Saturday, November 10, 2007

Nested ActiveRecord Relationships and Validation Conundrum

I ran into a bit of a pickle earlier this week with some models and their relationships.

The Situation

* A partner has an account.

* An account has an address.

* Accounts do not require an address; it's optional.

* Partners do require an address.

The Problem

So how do I enforce the presence of an address for the account assigned to the partner?

My First Attempt

My first thought was to break the encapsulation and create a direct partner-to-address relationship. Then I came up with the clever hack of keeping the partner-address in sync with the account-address during assignment, so when you set the address for the partner, it would automatically set the account to the same address.
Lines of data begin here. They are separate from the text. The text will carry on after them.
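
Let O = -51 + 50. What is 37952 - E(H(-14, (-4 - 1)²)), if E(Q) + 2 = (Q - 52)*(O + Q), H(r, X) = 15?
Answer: 38472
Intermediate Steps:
O = -1
E(Q) = -2 + (-1 + Q)*(-52 + Q) (E(Q) = -2 + (Q - 52)*(-1 + Q) = -2 + (-52 + Q)*(-1 + Q) = -2 + (-1 + Q)*(-52 + Q))
37952 - E(H(-14, (-4 - 1)²)) = 37952 - (50 + 15² - 53*15) = 37952 - (50 + 225 - 795) = 37952 - 1*(-520) = 37952 + 520 = 38472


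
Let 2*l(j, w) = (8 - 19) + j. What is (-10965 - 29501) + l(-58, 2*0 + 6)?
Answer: -81001/2 ≈ -40501.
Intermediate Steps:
l(j, w) = -11/2 + j/2 (l(j, w) = ((8 - 19) + j)/2 = (-11 + j)/2 = -11/2 + j/2)
(-10965 - 29501) + l(-58, 2*0 + 6) = (-10965 - 29501) + (-11/2 + (1/2)*(-58)) = -40466 + (-11/2 - 29) = -40466 - 69/2 = -81001/2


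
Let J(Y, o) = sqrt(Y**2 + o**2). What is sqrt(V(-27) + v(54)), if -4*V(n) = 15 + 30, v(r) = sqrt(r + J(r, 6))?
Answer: sqrt(-45 + 4*sqrt(6)*sqrt(9 + sqrt(82)))/2 ≈ 0.91745*I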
But it just didn't sit right with me; it wasn't the typical Ruby on Rails elegance I had come to expect. So I reached out to my partner in crime (Jack Danger) and asked for his opinion.

A More Elegant Idea

Jack suggested a more elegant simplification of just validating the presence of the address from the partner level like so:
validates_presence_of :address

def address
account && account.address
end
Now that's the simplicity and elegance I've come to expect from a Ruby on Rails application.

A Possible Third

But Jack also took it a step further and suggested subclassing account and making address required, so we'd have two types of accounts, one with optional addresses and one with required addresses. That might be even less code and arguably more elegant, but my gut just tells me it's a little less of a hack than my original attempt and not quite as pure as his first suggestion.

Wrapping Up

I went with Jack's first suggestion and I'm satisfied with the results, but I'm curious to hear if anybody else has tackled the same, or similar, problem, and how they solved it.